Beans Take Their Turn
The corn and wheat markets have had a significant fall from higher prices established in the winter months. December corn futures traded as high as $5.17, and, as of this writing, have traded down to $4.17. July wheat traded as high as $7.44 on May 6 and, as of this writing, have traded as low as $5.55-3/4. November beans, on the other hand, held up very well, reaching their peak on May 21 at $12.55, and in general holding near $12.30 (give or take 20 cents) for the better part of three months. However, a very negative crop acreage report had prices reeling, dropping sharply. Within a week's time period, they traded from a high of $12.46 to the low (as of this writing) of $11.32.
It was, perhaps just a matter of time before new crop beans tumbled due to expectations for record large acreage and a record large crops. What caught the market off-guard this week was a double whammy of larger-than-expected stocks and acres. Acreage was anticipated at 82.17 million before the report. This alone would have been a big increase from last year's total of 76.53. The actual acreage figure released was 84.84 million, a figure above even the highest pre-report private guesses. Quarterly stocks were anticipated at 387 million while the actual figure was 405 million. Soybean futures dropped over 75 cents after the release of the report.

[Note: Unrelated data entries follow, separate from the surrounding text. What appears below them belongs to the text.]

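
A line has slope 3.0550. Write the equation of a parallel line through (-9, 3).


Parallel lines have equal slopes.
m2 = 3.0550
b2 = 3 - 3.0550*(-9) = 30.4950

y = 3.0550x + 30.4950


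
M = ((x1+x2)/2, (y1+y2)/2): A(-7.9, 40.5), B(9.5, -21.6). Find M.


Mx = (-7.9 + 9.5)/2 = 1.6/2 = 0.8000
My = (40.5 - 21.6)/2 = 18.9/2 = 9.4500

(0.8000, 9.4500)


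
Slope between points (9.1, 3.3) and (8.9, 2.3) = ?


dy = 2.3 - 3.3 = -1.0
dx = 8.9 - 9.1 = -0.2
m = -1.0/(-0.2) = 5.0000

m = 5.0000


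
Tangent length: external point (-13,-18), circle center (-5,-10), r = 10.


d = sqrt((-13+ 5)^2 + (-18+ 10)^2) = sqrt(64+64) = 11.3137
L = sqrt(128.0000 - 100) = sqrt(28.0000) = 5.2915

5.2915


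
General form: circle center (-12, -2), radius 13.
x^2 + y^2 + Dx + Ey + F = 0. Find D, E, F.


(x+ 12)^2 + (y+ 2)^2 = 13^2
D = -2h = 24, E = -2k = 4
F = h^2+k^2-r^2 = 144+4-169 = -21

D = 24, E = 4, F = -21


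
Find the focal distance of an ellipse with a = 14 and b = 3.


c^2 = 14^2 - 3^2 = 196 - 9 = 187
c = sqrt(187) = 13.6748

c = 13.6748


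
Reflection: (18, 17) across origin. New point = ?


Reflection rule for origin: (-x, -y)
(18, 17) -> (-18, -17)

(-18, -17)


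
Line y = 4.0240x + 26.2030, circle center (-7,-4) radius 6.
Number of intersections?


Substitute y = 4.0240x + 26.2030: (x+ 7)^2 + (4.0240x+26.2030+ 4)^2 = 36
Expand to Ax^2 + Bx + C = 0, where b-k = 30.203
A = 1+m^2 = 17.192576
B = 2(m(b-k) - h) = 2(4.0240*30.203 + 7) = 257.073744
C = h^2 + (b-k)^2 - r^2 = 49 + 912.221209 - 36 = 925.221209
disc = B^2-4AC = 66086.9099 - 63627.7438 = 2459.1661
disc > 0

2 intersection points


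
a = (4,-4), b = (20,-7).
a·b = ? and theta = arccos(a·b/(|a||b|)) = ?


a·b = 4*20 - 4*(-7) = 80 + 28 = 108
|a| = sqrt(16+16) = 5.6569
|b| = sqrt(400+49) = 21.1896
cos(theta) = 108/(sqrt(32)*sqrt(449)) = 108/sqrt(14368) = 0.901002
theta = arccos(108/sqrt(14368)) = 25.7100 degrees

a·b = 108, theta = 25.7100 deg


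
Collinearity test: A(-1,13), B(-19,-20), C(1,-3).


-1*(-20+ 3) - 19*(-3-13) + 1*(13+ 20)
= 17 + 304 + 33 = 354

No, not collinear (determinant = 354)


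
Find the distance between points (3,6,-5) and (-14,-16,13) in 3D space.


dx=-17, dy=-22, dz=18
d = sqrt(289+484+324) = sqrt(1097) = 33.1210

33.1210


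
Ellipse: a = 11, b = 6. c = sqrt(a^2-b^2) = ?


c^2 = 11^2 - 6^2 = 121 - 36 = 85
c = sqrt(85) = 9.2195

c = 9.2195


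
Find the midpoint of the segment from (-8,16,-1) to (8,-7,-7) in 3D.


Mx = (-8+8)/2 = 0
My = (16- 7)/2 = 4.5000
Mz = (-1- 7)/2 = -4.0000

M = (0, 4.5000, -4.0000)


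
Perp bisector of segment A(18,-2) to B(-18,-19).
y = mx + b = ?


Midpoint = (0, -10.5)
Slope of AB = dy/dx = -17/(-36) = 0.4722
Perp slope = -dx/dy = -36/17 = -2.1176
b = My - (perp slope)*Mx = -10.5 + (-36*0)/(-17) = -10.5 + 0 = -10.5000

y = -2.1176x - 10.5000


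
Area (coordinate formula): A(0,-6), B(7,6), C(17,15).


0*(6-15) = 0
7*(15+ 6) = 147
17*(-6-6) = -204
sum = -57
Area = |-57|/2 = 28.5000

28.5000 sq units


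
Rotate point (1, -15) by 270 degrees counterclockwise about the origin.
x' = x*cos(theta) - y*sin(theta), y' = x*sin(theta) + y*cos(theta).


cos(270) = 0, sin(270) = -1
x' = 1*0 + 15*(-1) = -15
y' = 1*(-1) - 15*0 = -1

(-15, -1)


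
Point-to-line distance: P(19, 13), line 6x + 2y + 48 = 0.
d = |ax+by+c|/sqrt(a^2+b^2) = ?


|6*19 + 2*13 + 48| = |188| = 188
sqrt(36 + 4) = sqrt(40) = 6.3246
d = 188/sqrt(40) = 29.7254

29.7254


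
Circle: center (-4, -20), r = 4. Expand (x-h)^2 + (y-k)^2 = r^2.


(x+ 4)^2 + (y+ 20)^2 = 4^2
D = -2h = 8, E = -2k = 40
F = h^2+k^2-r^2 = 16+400-16 = 400

x^2 + y^2 + 8x + 40y + 400 = 0


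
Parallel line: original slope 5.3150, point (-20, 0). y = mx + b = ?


Parallel lines have equal slopes.
m2 = 5.3150
b2 = 0 - 5.3150*(-20) = 106.3000

y = 5.3150x + 106.3000


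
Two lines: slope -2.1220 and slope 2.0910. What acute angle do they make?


m1-m2 = -4.213
1+m1*m2 = -3.437102
tan(theta) = |-4.213/(-3.437102)| = 1.225742
theta = arctan(|-4.213/(-3.437102)|) = 50.7913 degrees (acute angle)

50.7913 degrees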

When stepping back and looking at the entire grain/oilseed complex, corn and wheat led the way lower this spring, and beans held up well. Tight old crop inventory and a tremendous export market in late 2013 and so far in 2014 suggested that old crop inventory may, in fact, need to be rationed. That could still be the case. According to the USDA, the increase in stocks may put the kybosh on those perceptions. As for new crop, a conveyor belt of big supply available this fall was the tipping point to send prices on the defensive. The entire soy complex has been softer on these expectations. For many, it was probably just a matter of time before some type of catalyst would push beans over the cliff. It now appears it was this week's Stocks and Acreage reports.